One of my fondest memories from Conspiracy in 1987 was the Masquerade - the costumes were wonderful, and there seemed to be lots of groups taking part - the Elric group which won, and the High Deryni, and Masters of the Universe.
This year there seemed to be more solo masqueraders - though the worthy winner was a group of eight depicting gods of the Silmarillion. The other big group was 1970s Doctor Who monsters, some of whom had to be guided into position by stage staff because they couldn't see out of their masks!
The youngest contestant was eleven, with Elsa's costume from Frozen - she got a prize for Most Beautiful. Another Elsa costume was worn by a ballet dancer who danced on points. It's always good when the beautiful costume is combined with a performance, and there was also a woman who danced with a spear, and a Native American dancing costume, as well as an Ood girl. There were a couple of Game of Thrones costumes - the Harpy of Astrapor and Cousin Tony Stark, and another Doctor Who one - entitled A Glamorous Evening of Galactic Domination, an inventive version of a Dalek.
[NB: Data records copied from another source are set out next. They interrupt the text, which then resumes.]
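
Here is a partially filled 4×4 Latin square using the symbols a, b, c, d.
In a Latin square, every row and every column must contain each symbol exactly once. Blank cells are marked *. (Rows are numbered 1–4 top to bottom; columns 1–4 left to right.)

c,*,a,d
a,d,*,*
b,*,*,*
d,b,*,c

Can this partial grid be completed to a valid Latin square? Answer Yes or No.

No

Row 1, column 2: row 1 together with column 2 already contain {a, b, c, d} — every symbol — so nothing can go there. The grid has no valid completion.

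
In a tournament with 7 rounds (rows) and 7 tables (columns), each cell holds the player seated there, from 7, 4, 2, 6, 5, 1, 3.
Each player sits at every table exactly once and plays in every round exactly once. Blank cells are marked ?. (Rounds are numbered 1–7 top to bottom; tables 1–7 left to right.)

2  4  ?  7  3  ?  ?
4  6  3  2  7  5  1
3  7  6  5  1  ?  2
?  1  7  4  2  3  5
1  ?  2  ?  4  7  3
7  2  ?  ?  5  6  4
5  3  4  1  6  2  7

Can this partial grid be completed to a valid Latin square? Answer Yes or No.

Yes

No round or table among the givens repeats a symbol, and propagating forced cells runs into no contradiction.
One valid completion exists (for instance, 2 4 5 7 3 1 6 / 4 6 3 2 7 5 1 / 3 7 6 5 1 4 2 / 6 1 7 4 2 3 5 / 1 5 2 6 4 7 3 / 7 2 1 3 5 6 4 / 5 3 4 1 6 2 7).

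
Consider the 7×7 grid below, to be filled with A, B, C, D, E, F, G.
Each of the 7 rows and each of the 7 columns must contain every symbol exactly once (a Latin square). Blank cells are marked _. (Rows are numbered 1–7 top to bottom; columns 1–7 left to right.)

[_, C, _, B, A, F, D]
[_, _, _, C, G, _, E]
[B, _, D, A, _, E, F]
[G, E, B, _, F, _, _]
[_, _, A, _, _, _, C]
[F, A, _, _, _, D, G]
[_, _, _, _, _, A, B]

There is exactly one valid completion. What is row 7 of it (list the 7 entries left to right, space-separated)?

C F E G D A B

Row 1, column 1: row 1 has {A, B, C, D, F} and column 1 has {B, F, G}, leaving only E.
Row 1, column 3: row 1 has {A, B, C, D, E, F} and column 3 has {A, B, D}, leaving only G.
Row 2, column 3: row 2 has {C, E, G} and column 3 has {A, B, D, G}, leaving only F.
Row 2, column 6: row 2 has {C, E, F, G} and column 6 has {A, D, E, F}, leaving only B.
Row 2, column 2: row 2 has {B, C, E, F, G} and column 2 has {A, C, E}, leaving only D.
Row 2, column 1: row 2 has {B, C, D, E, F, G} and column 1 has {B, E, F, G}, leaving only A.
Row 3, column 2: row 3 has {A, B, D, E, F} and column 2 has {A, C, D, E}, leaving only G.
Row 7, column 2: row 7 has {A, B} and column 2 has {A, C, D, E, G}, leaving only F.
Row 3, column 5: row 3 has {A, B, D, E, F, G} and column 5 has {A, F, G}, leaving only C.
Row 4, column 4: row 4 has {B, E, F, G} and column 4 has {A, B, C}, leaving only D.
Row 4, column 6: row 4 has {B, D, E, F, G} and column 6 has {A, B, D, E, F}, leaving only C.
Row 4, column 7: row 4 has {B, C, D, E, F, G} and column 7 has {B, C, D, E, F, G}, leaving only A.
Row 5, column 1: row 5 has {A, C} and column 1 has {A, B, E, F, G}, leaving only D.
Row 7, column 1: row 7 has {A, B, F} and column 1 has {A, B, D, E, F, G}, leaving only C.
Row 7, column 3: row 7 has {A, B, C, F} and column 3 has {A, B, D, F, G}, leaving only E.
Row 7, column 4: row 7 has {A, B, C, E, F} and column 4 has {A, B, C, D}, leaving only G.
Row 7, column 5: row 7 has {A, B, C, E, F, G} and column 5 has {A, C, F, G}, leaving only D.
So row 7 reads: C F E G D A B.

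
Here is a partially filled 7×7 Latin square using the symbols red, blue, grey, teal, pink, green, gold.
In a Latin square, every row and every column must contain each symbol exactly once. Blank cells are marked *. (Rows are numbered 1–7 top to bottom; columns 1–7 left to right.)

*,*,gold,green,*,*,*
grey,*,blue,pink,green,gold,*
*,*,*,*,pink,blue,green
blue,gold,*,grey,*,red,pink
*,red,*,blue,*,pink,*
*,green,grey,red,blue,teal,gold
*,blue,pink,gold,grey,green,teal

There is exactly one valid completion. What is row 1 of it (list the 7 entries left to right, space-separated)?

Row 1, column 6: row 1 has {green, gold} and column 6 has {red, blue, teal, pink, green, gold}, leaving only grey.
Row 2, column 2: row 2 has {blue, grey, pink, green, gold} and column 2 has {red, blue, green, gold}, leaving only teal.
Row 1, column 2: row 1 has {grey, green, gold} and column 2 has {red, blue, teal, green, gold}, leaving only pink.
Row 2, column 7: row 2 has {blue, grey, teal, pink, green, gold} and column 7 has {teal, pink, green, gold}, leaving only red.
Row 1, column 7: row 1 has {grey, pink, green, gold} and column 7 has {red, teal, pink, green, gold}, leaving only blue.
Row 3, column 2: row 3 has {blue, pink, green} and column 2 has {red, blue, teal, pink, green, gold}, leaving only grey.
Row 3, column 4: row 3 has {blue, grey, pink, green} and column 4 has {red, blue, grey, pink, green, gold}, leaving only teal.
Row 3, column 3: row 3 has {blue, grey, teal, pink, green} and column 3 has {blue, grey, pink, gold}, leaving only red.
Row 3, column 1: row 3 has {red, blue, grey, teal, pink, green} and column 1 has {blue, grey}, leaving only gold.
Row 4, column 5: row 4 has {red, blue, grey, pink, gold} and column 5 has {blue, grey, pink, green}, leaving only teal.
Row 1, column 5: row 1 has {blue, grey, pink, green, gold} and column 5 has {blue, grey, teal, pink, green}, leaving only red.
Row 1, column 1: row 1 has {red, blue, grey, pink, green, gold} and column 1 has {blue, grey, gold}, leaving only teal.
So row 1 reads: teal pink gold green red grey blue.

teal pink gold green red grey blue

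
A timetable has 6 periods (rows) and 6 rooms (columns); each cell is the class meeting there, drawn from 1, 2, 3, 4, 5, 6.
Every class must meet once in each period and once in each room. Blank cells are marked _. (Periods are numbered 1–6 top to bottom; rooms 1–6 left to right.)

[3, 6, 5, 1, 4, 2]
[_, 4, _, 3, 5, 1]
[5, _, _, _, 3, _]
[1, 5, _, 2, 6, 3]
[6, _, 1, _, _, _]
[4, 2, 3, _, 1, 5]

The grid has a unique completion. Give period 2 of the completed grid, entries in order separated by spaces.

Period 2, room 1: period 2 has {1, 3, 4, 5} and room 1 has {1, 3, 4, 5, 6}, leaving only 2.
Period 2, room 3: period 2 has {1, 2, 3, 4, 5} and room 3 has {1, 3, 5}, leaving only 6.
So period 2 reads: 2 4 6 3 5 1.

2 4 6 3 5 1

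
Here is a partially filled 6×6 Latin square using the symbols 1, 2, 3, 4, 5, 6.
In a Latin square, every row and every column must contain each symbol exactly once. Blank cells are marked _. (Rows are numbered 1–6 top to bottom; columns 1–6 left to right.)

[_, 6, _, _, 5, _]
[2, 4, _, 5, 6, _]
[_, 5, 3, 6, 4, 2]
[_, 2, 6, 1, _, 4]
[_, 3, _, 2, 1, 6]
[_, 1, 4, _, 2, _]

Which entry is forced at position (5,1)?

4

Row 2, column 3: row 2 has {2, 4, 5, 6} and column 3 has {3, 4, 6}, leaving only 1.
Row 1, column 3: row 1 has {5, 6} and column 3 has {1, 3, 4, 6}, leaving only 2.
Row 2, column 6: row 2 has {1, 2, 4, 5, 6} and column 6 has {2, 4, 6}, leaving only 3.
Row 1, column 6: row 1 has {2, 5, 6} and column 6 has {2, 3, 4, 6}, leaving only 1.
Row 3, column 1: row 3 has {2, 3, 4, 5, 6} and column 1 has {2}, leaving only 1.
Row 4, column 5: row 4 has {1, 2, 4, 6} and column 5 has {1, 2, 4, 5, 6}, leaving only 3.
Row 4, column 1: row 4 has {1, 2, 3, 4, 6} and column 1 has {1, 2}, leaving only 5.
Row 5 already has {1, 2, 3, 6} and column 1 already has {1, 2, 5}, so row 5, column 1 must be 4.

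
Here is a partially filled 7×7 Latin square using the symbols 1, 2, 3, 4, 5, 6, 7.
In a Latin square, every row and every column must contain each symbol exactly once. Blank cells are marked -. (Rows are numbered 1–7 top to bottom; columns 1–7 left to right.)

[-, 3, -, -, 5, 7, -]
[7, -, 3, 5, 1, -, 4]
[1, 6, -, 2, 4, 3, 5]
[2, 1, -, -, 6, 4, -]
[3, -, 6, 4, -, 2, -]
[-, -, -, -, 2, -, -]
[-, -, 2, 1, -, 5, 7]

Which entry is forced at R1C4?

Row 1 already has {3, 5, 7} and column 4 already has {1, 2, 4, 5}, so row 1, column 4 must be 6.

6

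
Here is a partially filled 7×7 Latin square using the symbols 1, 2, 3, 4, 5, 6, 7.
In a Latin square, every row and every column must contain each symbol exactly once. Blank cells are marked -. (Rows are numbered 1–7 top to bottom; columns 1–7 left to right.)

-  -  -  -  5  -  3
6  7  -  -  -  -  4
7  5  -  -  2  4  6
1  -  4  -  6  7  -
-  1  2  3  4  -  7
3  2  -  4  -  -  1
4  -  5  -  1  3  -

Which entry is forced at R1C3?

Row 1, column 1: row 1 has {3, 5} and column 1 has {1, 3, 4, 6, 7}, leaving only 2.
Row 2, column 5: row 2 has {4, 6, 7} and column 5 has {1, 2, 4, 5, 6}, leaving only 3.
Row 2, column 3: row 2 has {3, 4, 6, 7} and column 3 has {2, 4, 5}, leaving only 1.
Row 3, column 3: row 3 has {2, 4, 5, 6, 7} and column 3 has {1, 2, 4, 5}, leaving only 3.
Row 3, column 4: row 3 has {2, 3, 4, 5, 6, 7} and column 4 has {3, 4}, leaving only 1.
Row 4, column 2: row 4 has {1, 4, 6, 7} and column 2 has {1, 2, 5, 7}, leaving only 3.
Row 5, column 1: row 5 has {1, 2, 3, 4, 7} and column 1 has {1, 2, 3, 4, 6, 7}, leaving only 5.
Row 5, column 6: row 5 has {1, 2, 3, 4, 5, 7} and column 6 has {3, 4, 7}, leaving only 6.
Row 1, column 6: row 1 has {2, 3, 5} and column 6 has {3, 4, 6, 7}, leaving only 1.
Row 6, column 5: row 6 has {1, 2, 3, 4} and column 5 has {1, 2, 3, 4, 5, 6}, leaving only 7.
Row 6, column 3: row 6 has {1, 2, 3, 4, 7} and column 3 has {1, 2, 3, 4, 5}, leaving only 6.
Row 1 already has {1, 2, 3, 5} and column 3 already has {1, 2, 3, 4, 5, 6}, so row 1, column 3 must be 7.

7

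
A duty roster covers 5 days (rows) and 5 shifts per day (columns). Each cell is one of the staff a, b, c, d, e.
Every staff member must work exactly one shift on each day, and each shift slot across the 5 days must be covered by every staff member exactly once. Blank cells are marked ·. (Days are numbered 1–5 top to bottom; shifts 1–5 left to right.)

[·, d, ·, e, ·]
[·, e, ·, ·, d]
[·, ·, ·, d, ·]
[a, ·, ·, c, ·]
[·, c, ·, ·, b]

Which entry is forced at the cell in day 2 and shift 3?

Day 4, shift 2: day 4 has {a, c} and shift 2 has {c, d, e}, leaving only b.
Day 3, shift 2: day 3 has {d} and shift 2 has {b, c, d, e}, leaving only a.
Day 4, shift 5: day 4 has {a, b, c} and shift 5 has {b, d}, leaving only e.
Day 3, shift 5: day 3 has {a, d} and shift 5 has {b, d, e}, leaving only c.
Day 1, shift 5: day 1 has {d, e} and shift 5 has {b, c, d, e}, leaving only a.
Day 4, shift 3: day 4 has {a, b, c, e} and shift 3 has {}, leaving only d.
Day 5, shift 4: day 5 has {b, c} and shift 4 has {c, d, e}, leaving only a.
Day 2, shift 4: day 2 has {d, e} and shift 4 has {a, c, d, e}, leaving only b.
Day 2, shift 1: day 2 has {b, d, e} and shift 1 has {a}, leaving only c.
Day 2 already has {b, c, d, e} and shift 3 already has {d}, so day 2, shift 3 must be a.

a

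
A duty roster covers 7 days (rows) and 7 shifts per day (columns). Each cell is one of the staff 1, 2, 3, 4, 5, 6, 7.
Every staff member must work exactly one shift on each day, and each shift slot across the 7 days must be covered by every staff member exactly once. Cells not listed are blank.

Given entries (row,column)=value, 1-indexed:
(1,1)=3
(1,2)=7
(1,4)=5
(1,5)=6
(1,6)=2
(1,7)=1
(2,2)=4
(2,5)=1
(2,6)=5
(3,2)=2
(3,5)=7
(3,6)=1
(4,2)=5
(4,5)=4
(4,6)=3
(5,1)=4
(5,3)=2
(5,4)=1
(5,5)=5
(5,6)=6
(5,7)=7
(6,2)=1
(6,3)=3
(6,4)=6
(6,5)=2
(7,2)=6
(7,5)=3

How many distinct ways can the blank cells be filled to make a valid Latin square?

8

Day 1, shift 3: eliminating its day and shift leaves {4}.
Day 2, shift 1: eliminating its day and shift leaves {2, 6, 7}.
Day 2, shift 3: eliminating its day and shift leaves {6, 7}.
Day 2, shift 4: eliminating its day and shift leaves {2, 3, 7}.
Day 2, shift 7: eliminating its day and shift leaves {2, 3, 6}.
Day 3, shift 1: eliminating its day and shift leaves {5, 6}.
Day 3, shift 3: eliminating its day and shift leaves {4, 5, 6}.
Day 3, shift 4: eliminating its day and shift leaves {3, 4}.
Day 3, shift 7: eliminating its day and shift leaves {3, 4, 5, 6}.
Day 4, shift 1: eliminating its day and shift leaves {1, 2, 6, 7}.
Day 4, shift 3: eliminating its day and shift leaves {1, 6, 7}.
Day 4, shift 4: eliminating its day and shift leaves {2, 7}.
Day 4, shift 7: eliminating its day and shift leaves {2, 6}.
Day 5, shift 2: eliminating its day and shift leaves {3}.
Day 6, shift 1: eliminating its day and shift leaves {5, 7}.
Day 6, shift 6: eliminating its day and shift leaves {4, 7}.
Day 6, shift 7: eliminating its day and shift leaves {4, 5}.
Day 7, shift 1: eliminating its day and shift leaves {1, 2, 5, 7}.
Day 7, shift 3: eliminating its day and shift leaves {1, 4, 5, 7}.
Day 7, shift 4: eliminating its day and shift leaves {2, 4, 7}.
Day 7, shift 6: eliminating its day and shift leaves {4, 7}.
Day 7, shift 7: eliminating its day and shift leaves {2, 4, 5}.
Enumerating the assignments across these blanks that avoid any day or shift repeat gives 8 completions.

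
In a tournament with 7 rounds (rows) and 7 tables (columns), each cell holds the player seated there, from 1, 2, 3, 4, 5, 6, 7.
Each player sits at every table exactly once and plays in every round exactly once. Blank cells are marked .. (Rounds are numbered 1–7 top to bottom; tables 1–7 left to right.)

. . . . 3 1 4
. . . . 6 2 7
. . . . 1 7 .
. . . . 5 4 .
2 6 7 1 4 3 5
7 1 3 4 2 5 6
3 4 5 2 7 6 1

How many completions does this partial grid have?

Round 1, table 1: eliminating its round and table leaves {5, 6}.
Round 1, table 2: eliminating its round and table leaves {2, 5, 7}.
Round 1, table 3: eliminating its round and table leaves {2, 6}.
Round 1, table 4: eliminating its round and table leaves {5, 6, 7}.
Round 2, table 1: eliminating its round and table leaves {1, 4, 5}.
Round 2, table 2: eliminating its round and table leaves {3, 5}.
Round 2, table 3: eliminating its round and table leaves {1, 4}.
Round 2, table 4: eliminating its round and table leaves {3, 5}.
Round 3, table 1: eliminating its round and table leaves {4, 5, 6}.
Round 3, table 2: eliminating its round and table leaves {2, 3, 5}.
Round 3, table 3: eliminating its round and table leaves {2, 4, 6}.
Round 3, table 4: eliminating its round and table leaves {3, 5, 6}.
Round 3, table 7: eliminating its round and table leaves {2, 3}.
Round 4, table 1: eliminating its round and table leaves {1, 6}.
Round 4, table 2: eliminating its round and table leaves {2, 3, 7}.
Round 4, table 3: eliminating its round and table leaves {1, 2, 6}.
Round 4, table 4: eliminating its round and table leaves {3, 6, 7}.
Round 4, table 7: eliminating its round and table leaves {2, 3}.
Enumerating the assignments across these blanks that avoid any round or table repeat gives 12 completions.

12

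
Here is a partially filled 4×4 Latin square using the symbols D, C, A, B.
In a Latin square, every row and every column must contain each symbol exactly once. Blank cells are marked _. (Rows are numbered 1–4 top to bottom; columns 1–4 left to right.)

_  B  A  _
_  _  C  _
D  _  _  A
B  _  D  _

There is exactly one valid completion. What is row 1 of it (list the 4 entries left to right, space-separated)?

Row 1, column 1: row 1 has {A, B} and column 1 has {D, B}, leaving only C.
Row 1, column 4: row 1 has {C, A, B} and column 4 has {A}, leaving only D.
So row 1 reads: C B A D.

C B A D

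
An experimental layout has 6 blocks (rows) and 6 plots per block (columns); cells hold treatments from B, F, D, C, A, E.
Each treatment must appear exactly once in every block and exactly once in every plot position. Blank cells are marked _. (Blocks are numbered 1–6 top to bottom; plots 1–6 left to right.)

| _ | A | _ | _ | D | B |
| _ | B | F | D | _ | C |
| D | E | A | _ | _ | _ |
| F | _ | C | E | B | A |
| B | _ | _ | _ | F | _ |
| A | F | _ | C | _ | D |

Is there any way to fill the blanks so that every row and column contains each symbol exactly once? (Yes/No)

Yes

No block or plot among the givens repeats a symbol, and propagating forced cells runs into no contradiction.
One valid completion exists (for instance, C A E F D B / E B F D A C / D E A B C F / F D C E B A / B C D A F E / A F B C E D).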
There were a couple of Steampunk costumes, one in the junior class, a Lady Loki and a drow, and A Message from the Ministry of Magic, which featured that nasty teacher at Hogwarts - simple, but very effective. The most creepy costume award went to the Slender Man, who had been wandering round the Con on stilts during the day.
We were lucky enough to see some of those costumes up close the following day in a Show and Tell session, where we also saw the electronics on the costume of the 1930s dancers (they brought their own neon signboard that said Dine at Joe's), and various head dresses and other accessories were passed round. The lady who had worn the dress depicting the Odyssey was also there - she was wearing a version of a 17thC court dress which looks as if the skirt has swallowed a fence panel, so it's very wide, but narrow fore and aft, and a good shape for applique of Odysseus' ship - with him tied to the mast so he can hear the song of the Sirens. And it had a cloak part which folded back to reveal more panels.
The drow was there, too - he uses the costume for LARPing in Germany, and he was also on the panel of the make-up session, explaining how to get that solid black all over his face. It took him two hours to start with, and he's now got it down to fifteen minutes. He was also on the arms and armour panel.
There was also a slide show showing how they had made another girl on the panel green - there are lots of reasons to be green in fandom, going right back to the Orion slave girl in the very first pilot episode for Star Trek, where she dances for Captain Pike, and right up to date with Gamora in Guardians of the Galaxy. The makeup they used, which was theatrical makeup, is good even for dark skins.
The panelists said that they had got a lot of good advice from local theatres, who had always been happy to help. The lady who had made most of the Silmarillion costumes said that she had been advised by a local theatre where to get a particular type of material which stretches in three directions, but not at all in the fourth direction, which was useful for portions of the winglike parts of her costumes which spread out and lit up at the end of their stately dance.
It reminded me of a girl who portrayed an Orion slave girl at one of the Star Trek cons I went to in the 1980s - she thought it would be a good idea to get the green skin effect by using food dye. It took two weeks for the dye to wear off - she couldn't wash it off - and she had to go to work like that.
The SCA were in the Fan Village during the day - they did some fighting practice, which we missed, but we did see their weaponry. They use padded foam stuff, which is a bit of a disappointment - re-enactment groups in the UK use blunted steel. Still, the chainmail was nice.
At several of the panels we went to, there were a couple of people knitting, or embroidering as they listened. There was also a good panel on medieval textiles in London, which I went to. It was given by a German lady who also had a stall in the dealers' hall, and the next day I went down and bought one of her hand-spindles, as it's a different design from any of the others I own. She took the yarn making process right the way from carding the wool and putting it on the distaff, through spinning and weaving and a bit about dyeing.
Textiles do not survive well in archaeological contexts, and plant based fibres like linen or nettle are almost impossible to find remnants of, so throughout all Europe in the whole of the middle ages there are only 180 examples of cloth - most of them dirty brown and the size of a postage stamp! Even so, there's something to be learned from them, and we do know quite a bit about different weaving methods, and the Viking art of naalbinding - a sort of knitting with only one needle (there was a whole sock done in naalbinding found at York). One of the good things about the Crossrail excavations across London at the moment is the vast wealth of archaeological material it's bringing to light, including artefacts related to textile production.